| Established track record of operations with experienced management
RPIL has an established track record of operations for more than two decades and is engaged in the manufacturing and trading of PVC products in the domestic as well as export market. The company has two manufacturing facilities located at Sikanderabad (Uttar Pradesh) and Tamil Nadu with a total installed production capacity of 68,000 MT per annum, which supports sustaining its business profile. Furthermore, the company is promoted by Mr. Arvind Goenka, who has been engaged in the same line of business for more than three decades and is supported by a well-experienced senior management team in managing the operations of the company. The extensive experience of the promoters has helped the company to establish long and healthy relationships with its customers and suppliers over the years. Acuité believes the company will continue to derive benefit from the established track record of operations along with the experienced management.
Increase in revenue albeit decrease in profitability margins
The operating income of the company stood at Rs.470.50 Cr. in FY2025 as against Rs.443.14 Cr. in FY2024 supported by the increase in sales volume of PVC sheets and flooring in FY2025 as compared to the previous year. Moreover, the company has registered revenue of Rs.361.29 Crore till 9M FY2026 as against Rs.351.06 Crore till 9M FY2025. The stability in revenue is further backed by the running order cycles with the existing customers along with a wide sales and distribution network all over India, which supports bagging new orders. Despite the increase in revenue, the EBITDA margin of the company stood at 12.39% in FY2025 as against 12.68% in FY2024 owing to the decrease in average price realizations of the PVC products. Furthermore, increase in operating expenses like power costs, employee expenses, administrative and other manufacturing costs also impacted the operating profitability of the company to an extent. Likewise, the PAT margin stood at 8.18% in FY2025 as against 8.73% in FY2024 owing to high depreciation costs of the company.
Moreover, the company is currently undergoing capex to enhance its manufacturing capacity of PVC flooring at the Tamil Nadu unit. The total cost of the capex is expected to be in the range of Rs.35.00 Cr. to Rs.40.00 Cr., which will be funded by a mix of external debt and internal accruals of the company. The management has already placed an order for the machinery and commercial production from the same is expected to commence in Q2 FY2026. Going forward, the company is expected to have better top-line and margins in the near to medium term, supported by the expected increase in sales volume of PVC products on the back of the enhancement in the overall manufacturing capacity of the company.
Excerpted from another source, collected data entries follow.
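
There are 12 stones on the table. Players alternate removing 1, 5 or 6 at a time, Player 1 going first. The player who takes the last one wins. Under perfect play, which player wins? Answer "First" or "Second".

First

i:   0  1  2  3  4  5  6  7  8  9 10 11 12
     L  W  L  W  L  W  W  W  W  W  W  L  W
Position 12 is W, so the first player wins.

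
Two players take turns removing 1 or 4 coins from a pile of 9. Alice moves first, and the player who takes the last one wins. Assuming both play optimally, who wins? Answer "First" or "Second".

Compute winning (W) and losing (L) positions by backward induction:
i:   0  1  2  3  4  5  6  7  8  9
     L  W  L  W  W  L  W  L  W  W
Position 9 is W, so the first player wins.

First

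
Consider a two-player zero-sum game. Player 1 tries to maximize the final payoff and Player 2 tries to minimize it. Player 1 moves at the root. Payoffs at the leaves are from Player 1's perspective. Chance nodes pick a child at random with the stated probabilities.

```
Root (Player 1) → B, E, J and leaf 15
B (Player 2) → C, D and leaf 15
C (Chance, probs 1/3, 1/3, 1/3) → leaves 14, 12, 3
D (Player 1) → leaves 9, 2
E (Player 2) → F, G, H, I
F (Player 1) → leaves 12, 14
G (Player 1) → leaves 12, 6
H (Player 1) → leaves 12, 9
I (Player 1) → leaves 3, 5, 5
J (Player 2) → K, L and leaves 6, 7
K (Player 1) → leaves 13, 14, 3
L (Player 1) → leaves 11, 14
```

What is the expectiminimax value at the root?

C (Chance): 1/3·14 + 1/3·12 + 1/3·3 = 9.67
D (Player 1): max(9, 2) = 9
B (Player 2): min(9.67, 9, 15) = 9
F (Player 1): max(12, 14) = 14
G (Player 1): max(12, 6) = 12
H (Player 1): max(12, 9) = 12
I (Player 1): max(3, 5, 5) = 5
E (Player 2): min(14, 12, 12, 5) = 5
K (Player 1): max(13, 14, 3) = 14
L (Player 1): max(11, 14) = 14
J (Player 2): min(14, 14, 6, 7) = 6
Root (Player 1): max(9, 5, 6, 15) = 15

15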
Healthy Financial Risk Profile
The financial risk profile of the company is healthy, marked by net worth of Rs.204.69 Crore as on 31st March 2025 as against Rs.169.58 Crore as on 31st March 2024. The increase in the net worth is on account of accretion of profits into reserves. The capital structure of the company is marked by gearing ratio which stood at 0.17 times as on 31st March 2025 as against 0.24 times as on 31st March 2024. Further, the coverage indicators are reflected by interest coverage ratio and debt service coverage ratio, which stood at 16.97 times and 7.98 times respectively as on 31st March 2025. The TOL/TNW ratio of the company stood at 0.38 times as on 31st March 2025 as against 0.49 times as on 31st March 2024 and the DEBT-EBITDA of the company stood at 0.54 times as on 31st March 2025 as against 0.66 times as on 31st March 2024. Acuité expects the financial risk profile of the company to remain healthy in the near to medium term despite the ongoing debt-funded capex plans.
Efficient Working Capital operations
The working capital operations of the company are marked by GCA days which stood at 92 days as on 31st March 2025 as compared to 76 days as on 31st March 2024. The higher GCA days in FY2025 are on account of higher inventory holding period, which stood at 66 days as on 31st March 2025 against 52 days as on 31st March 2024 as the company needs to maintain adequate inventory as and when required for order execution. Further, the debtor days of the company stood at 23 days as on 31st March 2025 against 14 days as on 31st March 2024 and the creditor days stood at 26 days as on 31st March 2025 against 29 days as on 31st March 2024. Acuité expects the working capital operations of the company to remain at similar levels in the near to medium term.
|
| Susceptibility of margins to raw material price fluctuation
The major raw material required to manufacture such products is PVC resin, as the company is engaged in the manufacturing of PVC products. The PVC resins are derivatives of crude oil and the prices of the same are volatile in nature and are directly affected by various macroeconomic factors. Any fluctuations in the major raw material price may impact the operating profit margin of the company. Acuite believes that the ability of the company to sustain its margin will remain a key rating sensitivity.
Competition from other organized and unorganized players
The company faces strong competition from organized players as well as the unorganized players in the industry. Further, the company has competition from imported products traded in the country. High competition puts pressure on margins, thereby reducing bargaining power with the customers. Acuité believes that the ability of the company to pass on such an adverse impact to its customers remains a key rating monitorable factor.